Recently, I was having a conversation with a soon-to-be-geed from my high school who had been accepted to Wake Forest and was looking to me for guidance in his college search. As I surveyed his pastel-colored outfit and recalled how many times I had heard him say, “I mean, what kind of person won’t be friends with someone over their political beliefs?” I could not help but feel that he would fit in perfectly here. Our conversation progressed past questions about the pointless busywork and toxic Greek culture until he finally asked me the penultimate question of them all: “So, do you have your car on campus?”

You know that overused trope in movies where the camera zooms in on the main character’s pupil to reveal a scene that provides some context or backstory to explain the current conflict? Yeah, I really dislike when they do that, too.

Cue said zoom-in — anyway, it’s the end of the summer before my sophomore year. As I cruise down the highway nearing Winston-Salem, feeling the road against the tires of my silver 2011 Honda Accord, I can not help but feel a sense of invincibility, something like the ecstasy one experiences after placing a bet against the Wake Forest men’s basketball team. I have been listening to “Dance Monkey” on repeat for the last five hours of my drive, and am ready to be back in the forest. As I pull onto University Parkway, I watch a pledge driver narrowly avoid creating an 18-car pileup.

“Must be Sig Chi,” I think to myself. As I hit that one u-turn it finally dawns on me: I am finally back for two more semesters of watered-down COVID college.

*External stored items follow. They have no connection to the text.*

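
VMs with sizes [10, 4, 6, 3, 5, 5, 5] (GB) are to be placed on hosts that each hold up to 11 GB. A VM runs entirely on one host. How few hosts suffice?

4

Total = 10 + 6 + 5 + 5 + 5 + 4 + 3 = 38 GB.
Lower bound: ⌈38/11⌉ = 4 hosts.
A packing using 4 hosts:
  host 1: 10 = 10
  host 2: 6 + 5 = 11
  host 3: 5 + 5 = 10
  host 4: 4 + 3 = 7
This matches the lower bound, so 4 is optimal.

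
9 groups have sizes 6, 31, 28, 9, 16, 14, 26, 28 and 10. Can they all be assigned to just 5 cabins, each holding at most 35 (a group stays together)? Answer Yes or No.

No

Total = 168; ⌈168/35⌉ = 5.
The bound of 5 does not rule out 5, but exhaustive search shows no assignment into 5 cabins of capacity 35 exists — the minimum is 6.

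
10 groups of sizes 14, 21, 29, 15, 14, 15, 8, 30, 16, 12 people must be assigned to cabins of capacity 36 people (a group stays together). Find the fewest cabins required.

Total = 30 + 29 + 21 + 16 + 15 + 15 + 14 + 14 + 12 + 8 = 174 people.
Lower bound: ⌈174/36⌉ = 5 cabins.
A packing using 6 cabins:
  cabin 1: 30 = 30
  cabin 2: 29 = 29
  cabin 3: 21 + 15 = 36
  cabin 4: 16 + 15 = 31
  cabin 5: 14 + 14 + 8 = 36
  cabin 6: 12 = 12
No arrangement into 5 cabins stays within capacity, so 6 is optimal.

6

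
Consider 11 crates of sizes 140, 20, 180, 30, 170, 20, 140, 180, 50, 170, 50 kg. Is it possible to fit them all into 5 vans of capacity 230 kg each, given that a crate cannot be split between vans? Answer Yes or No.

Total = 1150 kg; ⌈1150/230⌉ = 5.
6 crates each exceed half the capacity and cannot share a van, forcing at least 6 vans.
At least 6 vans are required, but only 5 are allowed.

No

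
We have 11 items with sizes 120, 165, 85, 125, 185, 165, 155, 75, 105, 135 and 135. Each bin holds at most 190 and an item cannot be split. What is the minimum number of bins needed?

10

Total = 185 + 165 + 165 + 155 + 135 + 135 + 125 + 120 + 105 + 85 + 75 = 1450.
Lower bound: ⌈1450/190⌉ = 8 bins.
Also, 9 items each exceed 95, and no two of those can share a bin, so at least 9 bins are needed.
A packing using 10 bins:
  bin 1: 185 = 185
  bin 2: 165 = 165
  bin 3: 165 = 165
  bin 4: 155 = 155
  bin 5: 135 = 135
  bin 6: 135 = 135
  bin 7: 125 = 125
  bin 8: 120 = 120
  bin 9: 105 + 85 = 190
  bin 10: 75 = 75
No arrangement into 9 bins stays within capacity, so 10 is optimal.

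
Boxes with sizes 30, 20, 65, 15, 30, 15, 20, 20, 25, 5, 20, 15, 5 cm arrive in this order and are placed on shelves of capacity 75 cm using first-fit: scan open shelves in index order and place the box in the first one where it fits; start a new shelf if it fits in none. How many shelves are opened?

5

  30 → shelf 1 (new)  [load 30/75]
  20 → shelf 1  [load 50/75]
  65 → shelf 2 (new)  [load 65/75]
  15 → shelf 1  [load 65/75]
  30 → shelf 3 (new)  [load 30/75]
  15 → shelf 3  [load 45/75]
  20 → shelf 3  [load 65/75]
  20 → shelf 4 (new)  [load 20/75]
  25 → shelf 4  [load 45/75]
  5 → shelf 1  [load 70/75]
  20 → shelf 4  [load 65/75]
  15 → shelf 5 (new)  [load 15/75]
  5 → shelf 1  [load 75/75]
5 shelves opened.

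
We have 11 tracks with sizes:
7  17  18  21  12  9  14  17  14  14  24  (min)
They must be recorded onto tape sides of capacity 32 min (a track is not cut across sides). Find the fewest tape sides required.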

As I roll into the sophomore parking lot for the first time, I feel my heart drop into my stomach. What lies in front of me is a veritable combination Jeep-Range Rover dealership. My eyes are accosted with row after row of cars bearing Connecticut, New Jersey and Massachusetts license plates. I feel sick to my stomach.

As my lowly Honda navigates past the endless rows of Jeep Wranglers, I can not help but feel a sense of inadequacy, similar to the way communication majors must feel when they come home for Thanksgiving and their parents ask if they are still “doing that.” With each passing Rover, whether of Land or Range variety, I feel my excitement for this semester diminish bit by painful bit. I feel like I have to tell someone, anyone. These words of frustration are about to explode out of me, similar to those of a transfer student who constantly reminds everyone about how they just “didn’t fit in” at the first school they went to.

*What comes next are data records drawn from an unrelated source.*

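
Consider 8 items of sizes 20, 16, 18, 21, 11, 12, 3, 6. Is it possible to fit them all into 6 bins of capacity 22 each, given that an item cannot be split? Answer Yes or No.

Yes

A valid assignment using 6 bins:
  bin 1: 21 = 21
  bin 2: 20 = 20
  bin 3: 18 + 3 = 21
  bin 4: 16 + 6 = 22
  bin 5: 12 = 12
  bin 6: 11 = 11
Every load is within 22, so 6 bins suffice.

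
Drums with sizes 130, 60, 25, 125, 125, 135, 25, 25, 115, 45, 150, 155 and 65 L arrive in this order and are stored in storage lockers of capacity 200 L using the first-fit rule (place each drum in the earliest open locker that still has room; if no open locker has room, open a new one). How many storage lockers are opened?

7

  130 → locker 1 (new)  [load 130/200]
  60 → locker 1  [load 190/200]
  25 → locker 2 (new)  [load 25/200]
  125 → locker 2  [load 150/200]
  125 → locker 3 (new)  [load 125/200]
  135 → locker 4 (new)  [load 135/200]
  25 → locker 2  [load 175/200]
  25 → locker 2  [load 200/200]
  115 → locker 5 (new)  [load 115/200]
  45 → locker 3  [load 170/200]
  150 → locker 6 (new)  [load 150/200]
  155 → locker 7 (new)  [load 155/200]
  65 → locker 4  [load 200/200]
7 storage lockers opened.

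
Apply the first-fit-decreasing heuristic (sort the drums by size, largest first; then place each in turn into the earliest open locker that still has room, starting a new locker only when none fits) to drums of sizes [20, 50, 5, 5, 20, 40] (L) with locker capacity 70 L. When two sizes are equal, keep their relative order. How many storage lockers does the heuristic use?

Sorted descending: 50, 40, 20, 20, 5, 5.
  50 → locker 1 (new)  [load 50/70]
  40 → locker 2 (new)  [load 40/70]
  20 → locker 1  [load 70/70]
  20 → locker 2  [load 60/70]
  5 → locker 2  [load 65/70]
  5 → locker 2  [load 70/70]
2 storage lockers opened.

2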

And so, with the winds of determination in my sails, I set out to talk to some other students. Do they also feel a sense of shame driving their car, I wonder? Does the inevitable scoff from the kids who pay $560 for those ugly, fake Converse sneakers with sparkles poured on them weigh on their minds, too?

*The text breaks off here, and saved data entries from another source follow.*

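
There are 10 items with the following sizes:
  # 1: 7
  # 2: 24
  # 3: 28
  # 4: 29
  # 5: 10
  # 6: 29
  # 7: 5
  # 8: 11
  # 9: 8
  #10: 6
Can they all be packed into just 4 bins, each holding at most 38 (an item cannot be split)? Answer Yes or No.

No

Total = 157; ⌈157/38⌉ = 5.
At least 5 bins are required, but only 4 are allowed.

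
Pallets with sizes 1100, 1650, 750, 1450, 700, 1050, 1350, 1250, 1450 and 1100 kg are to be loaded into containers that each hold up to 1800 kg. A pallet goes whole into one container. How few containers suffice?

8

Total = 1650 + 1450 + 1450 + 1350 + 1250 + 1100 + 1100 + 1050 + 750 + 700 = 11850 kg.
Lower bound: ⌈11850/1800⌉ = 7 containers.
Also, 8 pallets each exceed 900 kg, and no two of those can share a container, so at least 8 containers are needed.
A packing using 8 containers:
  container 1: 1650 = 1650
  container 2: 1450 = 1450
  container 3: 1450 = 1450
  container 4: 1350 = 1350
  container 5: 1250 = 1250
  container 6: 1100 + 700 = 1800
  container 7: 1100 = 1100
  container 8: 1050 + 750 = 1800
This matches the lower bound, so 8 is optimal.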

In order to maintain the anonymity of those interviewed, I will identify them simply by their clothing. First, I talked to a student in a “DEKES” shirt. I assumed from the look of a terrified animal in his eyes that he must have been one of their newer friends.

Now, for those who don’t know, it was actually the original founder of DKE who first said, “It’s not the size of the dog in the fight but the size of the fight in the dog.” As I looked down at my new acquaintance, I could not help but feel inspired by the aura of confidence he exuded.

Our interview ended quickly, however, as he quickly confessed he drove a 2020 Forerunner (with a roof rack).

I next interviewed a student wearing over-the-knee cargo shorts and sandals, and as he moved his tuba out of the way to shake my hand, I felt that I had found someone with whom I could sympathize. And yet, as our conversation progressed, it seemed that he, too, drove a chariot which dwarfed my own.

Again and again, this vicious cycle repeated: I would approach one of my fellow students, only to discover that they, too, were part of the reason that the sophomore lot could be confused with the parking lot of a UFC event in Dubai. And as the sun set over Wait Chapel, I could not help but hear a voice in the back of my mind intermittently whispering “loser” and “geed,” as if the two aren’t one and the same.